Which treatment do we recommend?

Some spas in London are meant for a quick rejuvenating treatment to bring you back to life, others are for luxuriating in company. This is the latter. Since the wet room is such fun, book treatments with a friend or partner to make an afternoon of it.

We went for a full couples massage and booked the signature Harmonizing Detoxifying Ritual (£240), a full body massage over 90 minutes in an enormous suite that means you don’t really need to acknowledge your other half too much, but you can still share the big shower at the end.

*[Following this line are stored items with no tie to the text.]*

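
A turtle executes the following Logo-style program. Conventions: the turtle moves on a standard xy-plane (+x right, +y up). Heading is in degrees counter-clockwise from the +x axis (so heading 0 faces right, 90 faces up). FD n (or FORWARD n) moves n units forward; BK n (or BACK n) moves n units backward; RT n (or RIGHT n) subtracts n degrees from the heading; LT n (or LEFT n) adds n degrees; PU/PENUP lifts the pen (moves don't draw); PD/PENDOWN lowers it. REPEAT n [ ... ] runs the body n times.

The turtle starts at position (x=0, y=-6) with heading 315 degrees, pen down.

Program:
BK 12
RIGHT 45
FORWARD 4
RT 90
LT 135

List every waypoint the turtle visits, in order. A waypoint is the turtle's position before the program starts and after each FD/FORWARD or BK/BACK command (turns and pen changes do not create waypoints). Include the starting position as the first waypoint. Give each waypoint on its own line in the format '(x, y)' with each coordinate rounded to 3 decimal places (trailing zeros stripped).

Executing turtle program step by step:
Start: pos=(0,-6), heading=315, pen down
BK 12: (0,-6) -> (-8.485,2.485) [heading=315, draw]
RT 45: heading 315 -> 270
FD 4: (-8.485,2.485) -> (-8.485,-1.515) [heading=270, draw]
RT 90: heading 270 -> 180
LT 135: heading 180 -> 315
Final: pos=(-8.485,-1.515), heading=315, 2 segment(s) drawn
Waypoints (3 total):
(0, -6)
(-8.485, 2.485)
(-8.485, -1.515)

Answer: (0, -6)
(-8.485, 2.485)
(-8.485, -1.515)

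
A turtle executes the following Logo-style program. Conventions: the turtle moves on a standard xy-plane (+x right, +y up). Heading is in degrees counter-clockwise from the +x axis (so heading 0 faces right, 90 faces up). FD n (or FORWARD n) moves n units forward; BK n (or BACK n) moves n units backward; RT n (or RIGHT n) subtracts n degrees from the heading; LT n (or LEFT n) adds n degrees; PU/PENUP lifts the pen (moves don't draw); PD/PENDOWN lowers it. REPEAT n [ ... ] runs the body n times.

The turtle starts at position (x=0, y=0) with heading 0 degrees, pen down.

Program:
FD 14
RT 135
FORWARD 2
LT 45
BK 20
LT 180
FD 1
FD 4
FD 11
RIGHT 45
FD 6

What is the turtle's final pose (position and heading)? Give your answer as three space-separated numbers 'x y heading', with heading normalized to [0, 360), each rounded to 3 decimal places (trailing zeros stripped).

Executing turtle program step by step:
Start: pos=(0,0), heading=0, pen down
FD 14: (0,0) -> (14,0) [heading=0, draw]
RT 135: heading 0 -> 225
FD 2: (14,0) -> (12.586,-1.414) [heading=225, draw]
LT 45: heading 225 -> 270
BK 20: (12.586,-1.414) -> (12.586,18.586) [heading=270, draw]
LT 180: heading 270 -> 90
FD 1: (12.586,18.586) -> (12.586,19.586) [heading=90, draw]
FD 4: (12.586,19.586) -> (12.586,23.586) [heading=90, draw]
FD 11: (12.586,23.586) -> (12.586,34.586) [heading=90, draw]
RT 45: heading 90 -> 45
FD 6: (12.586,34.586) -> (16.828,38.828) [heading=45, draw]
Final: pos=(16.828,38.828), heading=45, 7 segment(s) drawn

Answer: 16.828 38.828 45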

As well as a meltingly good massage, you go through a body polish and mud wrap experience, which means a shower down with your partner before returning to the bed for body firming treatments and a final tuck up before you’re done.

The Spa at Four Seasons Ten Trinity

What to eat?

If you’re committed to the healthiest of spa days, there is a lounge in the heart of the hotel where you can grab a hearty superfood salad or plate of decent beef tartar. However, it’s more hotel lobby-style eating than a sense of occasion.

Where you really need to be eating is at Mei Ume, an Asian fusion restaurant that blew our cotton socks off. Serving Chinese and Japanese dishes with a twist, the extensive menu means you can be kind to your body after the spa – with plates of sashimi, edamame, steamed scallops, and black cod – or indulge.

We chose the latter, which involved some of the best soft shell crab I’ve ever eaten – ungreasy but crunchy – with a spicy tuna roll topped with truffle karashi and parmesan flakes, followed by Peking Duck with pancakes, as well as a fresh take on the Korean BiBimBap (rice, vegetables and beef in a sizzling hot stone bowl).

The Kung Pao Chicken is bravely fierce in spice and there are three decent tofu options (including a Szechuan style tofu) for veggies. Desserts include a bittersweet yuzu Creme Brulee which makes a fine accompaniment to a Nikka whiskey at the end. Not so body temple but Four Seasons isn’t a bootcamp.

What’s the cost?

For treatments, massages start at £130 for 60 minutes. Facials are anything from £125 up to £270 for the luxurious caviar lift facial.

A meal at Mei Ume is likely to be around £100 plus if you don’t booze, really much more if you do.

Anything else to note?

It’s definitely the sort of place you dress up for, to feel more comfortable in. Ideally pick a long Friday afternoon to spa, leading into a formal evening meal.

For the sober or sober curious, the mocktails at Mei Ume are very impressive – particularly the unsweet Yuzu Mar, a tart little number to make you feel zingy without the hangover.